Exercício Resolvido de Números Complexos

a) \( z_{1}=\sqrt{3}+3i \) , \( z_{2}=\dfrac{3-i\sqrt{3}}{2} \)

O módulo é dado por

\[ \bbox[#99CCFF,10px] {|z|=\sqrt{x^{2}+y^{2}}} \]

Para z₁

\[ \begin{gathered} |z_{1}|=\sqrt{\left(\sqrt{3}\right)^{2}+3^{2}}\\ |z_{1}|=\sqrt{3+9}\\ |z_{1}|=\sqrt{12}\\ |z_{1}|=\sqrt{3.2^{2}}\\ |z_{1}|=2\sqrt{3} \end{gathered} \]

Para z₂

\[ \begin{gathered} |z_{2}|=\sqrt{\left(\frac{3}{2}\right)^{2}+\left(\frac{\sqrt{3}}{2}\right)^{2}}\\ |z_{2}|=\sqrt{\frac{9}{4}+\frac{3}{4}}\\ |z_{2}|=\sqrt{\frac{12}{4}}\\ |z_{2}|=\sqrt{3} \end{gathered} \]

O argumento é dado por

\[ \bbox[#99CCFF,10px] {\theta=\operatorname{arg}(z)=\operatorname{arctg}\left(\frac{y}{x}\right)} \]

Para z₁

\[ \begin{gathered} \theta_{1}=\operatorname{arctg}\left(\frac{3}{\sqrt{3}}.\frac{\sqrt{3}}{\sqrt{3}}\right)\\ \theta_{1}=\operatorname{arctg}\left(\frac{3\sqrt{3}}{3}\right)\\ \theta_{1}=\operatorname{arctg}\left(\sqrt{3}\right)\\ \theta _{1}=\frac{\pi}{3} \end{gathered} \]

Para z₂

\[ \begin{gathered} \theta_{2}=\operatorname{arctg}\left(\frac{\frac{\sqrt{3}}{2}}{\frac{3}{2}}\right)\\ \theta_{2}=\operatorname{arctg}\left(\frac{\sqrt{3}}{2}.\frac{2}{3}\right)\\ \theta_{2}=\operatorname{arctg}\left(\frac{\sqrt{3}}{3}\right)\\ \theta_{2}=-{\frac{\pi }{6}} \end{gathered} \]

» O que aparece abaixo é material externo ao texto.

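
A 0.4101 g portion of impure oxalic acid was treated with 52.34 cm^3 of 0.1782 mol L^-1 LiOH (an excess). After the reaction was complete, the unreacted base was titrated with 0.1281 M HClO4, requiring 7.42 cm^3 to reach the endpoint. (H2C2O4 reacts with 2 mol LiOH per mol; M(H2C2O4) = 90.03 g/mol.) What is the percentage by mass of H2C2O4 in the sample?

Total n(LiOH) added = 0.1782 x 0.05234 = 0.009327 mol.
n(HClO4) used = 0.1281 x 0.007420 = 0.0009505 mol, which equals the excess n(LiOH).
So n(LiOH) consumed by the sample = 0.009327 - 0.0009505 = 0.008376 mol.
n(H2C2O4) = 0.008376 / 2 = 0.004188 mol.
mass H2C2O4 = 0.004188 x 90.03 = 0.3771 g, so %H2C2O4 = 0.3771/0.4101 x 100 = 91.9%.

91.9%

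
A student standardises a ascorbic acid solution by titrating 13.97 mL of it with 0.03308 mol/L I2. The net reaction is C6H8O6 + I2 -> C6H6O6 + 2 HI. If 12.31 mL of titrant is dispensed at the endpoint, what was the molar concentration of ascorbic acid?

0.0291 M

n(I2) = 0.03308 x 0.01231 = 0.0004072 mol.
From the balanced equation, 1 mol I2 reacts with 1 mol ascorbic acid, so n(ascorbic acid) = 0.0004072 x 1/1 = 0.0004072 mol.
[ascorbic acid] = 0.0004072 / 0.01397 L = 0.0291 M.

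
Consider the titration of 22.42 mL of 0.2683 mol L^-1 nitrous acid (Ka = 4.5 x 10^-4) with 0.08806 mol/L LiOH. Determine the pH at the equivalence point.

8.08

n(HNO2) = 0.2683 x 0.02242 = 0.006015 mol; V(LiOH) at equivalence = 0.006015/0.08806 = 0.06831 L.
At equivalence all the acid is converted to NO2-; total volume = 0.02242 + 0.06831 = 0.09073 L, so [NO2-] = 0.006015/0.09073 = 0.06630 M.
Kb = Kw/Ka = 1.0e-14 / 4.5 x 10^-4 = 2.22e-11.
[OH^-] = sqrt(Kb x [NO2-]) = sqrt(2.22e-11 x 0.06630) = 1.21e-6 M.
pOH = 5.92, so pH = 14.00 - 5.92 = 8.08.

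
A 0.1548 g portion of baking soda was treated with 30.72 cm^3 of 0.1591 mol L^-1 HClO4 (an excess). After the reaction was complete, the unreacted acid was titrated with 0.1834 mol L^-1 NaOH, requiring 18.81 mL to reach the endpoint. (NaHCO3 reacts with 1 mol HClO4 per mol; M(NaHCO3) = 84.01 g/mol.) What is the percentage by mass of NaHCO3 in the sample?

78.0%

Total n(HClO4) added = 0.1591 x 0.03072 = 0.004888 mol.
n(NaOH) used = 0.1834 x 0.01881 = 0.003450 mol, which equals the excess n(HClO4).
So n(HClO4) consumed by the sample = 0.004888 - 0.003450 = 0.001438 mol.
n(NaHCO3) = 0.001438 / 1 = 0.001438 mol.
mass NaHCO3 = 0.001438 x 84.01 = 0.1208 g, so %NaHCO3 = 0.1208/0.1548 x 100 = 78.0%.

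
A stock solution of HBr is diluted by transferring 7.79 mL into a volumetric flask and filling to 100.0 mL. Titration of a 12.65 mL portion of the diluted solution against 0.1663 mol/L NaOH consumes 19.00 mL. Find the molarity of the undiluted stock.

3.21 M

n(NaOH) = 0.1663 x 0.01900 = 0.003160 mol.
n(HBr) in the aliquot = 0.003160 mol.
[diluted HBr] = 0.003160 / 0.01265 = 0.2498 M.
Dilution factor = 100.0/7.790 = 12.84, so [stock] = 0.2498 x 12.84 = 3.21 M.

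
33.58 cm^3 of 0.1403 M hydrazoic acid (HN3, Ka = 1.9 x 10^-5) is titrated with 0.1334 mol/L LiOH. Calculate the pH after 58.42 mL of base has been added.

n(acid) = 0.1403 x 0.03358 = 0.004711 mol; n(LiOH) added = 0.1334 x 0.05842 = 0.007793 mol.
Base is in excess by 0.007793 - 0.004711 = 0.003082 mol in a total volume of 0.09200 L.
[OH^-] = 0.003082/0.09200 = 0.03350 M, so pOH = 1.47 and pH = 14.00 - 1.47 = 12.53.

12.53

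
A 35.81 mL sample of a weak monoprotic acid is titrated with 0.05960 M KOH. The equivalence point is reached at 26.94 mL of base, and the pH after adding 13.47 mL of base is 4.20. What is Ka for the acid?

13.47 mL is half of the equivalence volume, so this is the half-equivalence point where [HA] = [A^-].
At half-equivalence pH = pKa, so pKa = 4.20.
Ka = 10^(-4.20) = 6.3 x 10^-5.

6.3 x 10^-5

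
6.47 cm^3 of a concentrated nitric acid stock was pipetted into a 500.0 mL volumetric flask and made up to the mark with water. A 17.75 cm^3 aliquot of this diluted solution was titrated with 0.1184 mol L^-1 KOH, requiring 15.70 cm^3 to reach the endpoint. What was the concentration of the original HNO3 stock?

8.09 M

n(KOH) = 0.1184 x 0.01570 = 0.001859 mol.
n(HNO3) in the aliquot = 0.001859 mol.
[diluted HNO3] = 0.001859 / 0.01775 = 0.1047 M.
Dilution factor = 500.0/6.470 = 77.28, so [stock] = 0.1047 x 77.28 = 8.09 M.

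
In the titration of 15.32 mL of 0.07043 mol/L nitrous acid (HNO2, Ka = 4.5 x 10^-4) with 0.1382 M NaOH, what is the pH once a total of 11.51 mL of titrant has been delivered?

12.28

n(acid) = 0.07043 x 0.01532 = 0.001079 mol; n(NaOH) added = 0.1382 x 0.01151 = 0.001591 mol.
Base is in excess by 0.001591 - 0.001079 = 0.0005117 mol in a total volume of 0.02683 L.
[OH^-] = 0.0005117/0.02683 = 0.01907 M, so pOH = 1.72 and pH = 14.00 - 1.72 = 12.28.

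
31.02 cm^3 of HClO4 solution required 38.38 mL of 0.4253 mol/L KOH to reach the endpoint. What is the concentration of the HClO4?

n(KOH) delivered = 0.4253 x 0.03838 = 0.01632 mol.
For a 1:1 reaction, n(HClO4) = 0.01632 mol.
[HClO4] = 0.01632 mol / 0.03102 L = 0.526 M.

0.526 M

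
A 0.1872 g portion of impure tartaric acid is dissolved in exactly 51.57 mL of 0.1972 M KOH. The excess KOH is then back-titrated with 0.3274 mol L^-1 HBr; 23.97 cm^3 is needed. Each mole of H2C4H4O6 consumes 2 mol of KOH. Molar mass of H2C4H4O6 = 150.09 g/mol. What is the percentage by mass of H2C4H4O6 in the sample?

93.1%

Total n(KOH) added = 0.1972 x 0.05157 = 0.01017 mol.
n(HBr) used = 0.3274 x 0.02397 = 0.007848 mol, which equals the excess n(KOH).
So n(KOH) consumed by the sample = 0.01017 - 0.007848 = 0.002322 mol.
n(H2C4H4O6) = 0.002322 / 2 = 0.001161 mol.
mass H2C4H4O6 = 0.001161 x 150.09 = 0.1742 g, so %H2C4H4O6 = 0.1742/0.1872 x 100 = 93.1%.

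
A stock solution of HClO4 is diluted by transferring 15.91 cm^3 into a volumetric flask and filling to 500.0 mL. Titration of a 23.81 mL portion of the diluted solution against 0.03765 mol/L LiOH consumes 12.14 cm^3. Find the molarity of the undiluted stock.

n(LiOH) = 0.03765 x 0.01214 = 0.0004571 mol.
n(HClO4) in the aliquot = 0.0004571 mol.
[diluted HClO4] = 0.0004571 / 0.02381 = 0.01920 M.
Dilution factor = 500.0/15.91 = 31.43, so [stock] = 0.01920 x 31.43 = 0.603 M.

0.603 M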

Escrevendo z na forma polar

\[ \bbox[#99CCFF,10px] {z=r(\cos \theta +i\operatorname{sen}\theta )\ \ ,\ r=|z|} \]

\[ \bbox[#FFCCCC,10px] {z_{1}=2\sqrt{3}\;\left(\cos \frac{\pi }{3}+i\operatorname{sen}\frac{\pi}{3}\right)} \]

\[ z_{2}=\sqrt{3}\;\left[\cos \left(-{\frac{\pi}{6}}\right)+i\operatorname{sen}\left(-{\frac{\pi }{6}}\right)\right] \]

Como cosseno é uma função par \( \cos \left(-{\frac{\pi }{6}}\right)=\cos \left(\frac{\pi }{6}\right) \), e como seno é uma função ímpar \( \operatorname{sen}\left(-{\frac{\pi}{6}}\right)=-\operatorname{sen}\left(\frac{\pi }{6}\right) \)

\[ \bbox[#FFCCCC,10px] {z_{2}=\sqrt{3}\;\left(\cos \frac{\pi }{6}-i\operatorname{sen}\frac{\pi}{6}\right)} \]

A multicação de números complexos na forma polar é dada por

\[ \bbox[#99CCFF,10px] {z_{1}z_{2}=r_{1}r_{2}[\cos (\theta _{1}+\theta_{2})+i\operatorname{sen}(\theta_{1}+\theta _{2})]} \]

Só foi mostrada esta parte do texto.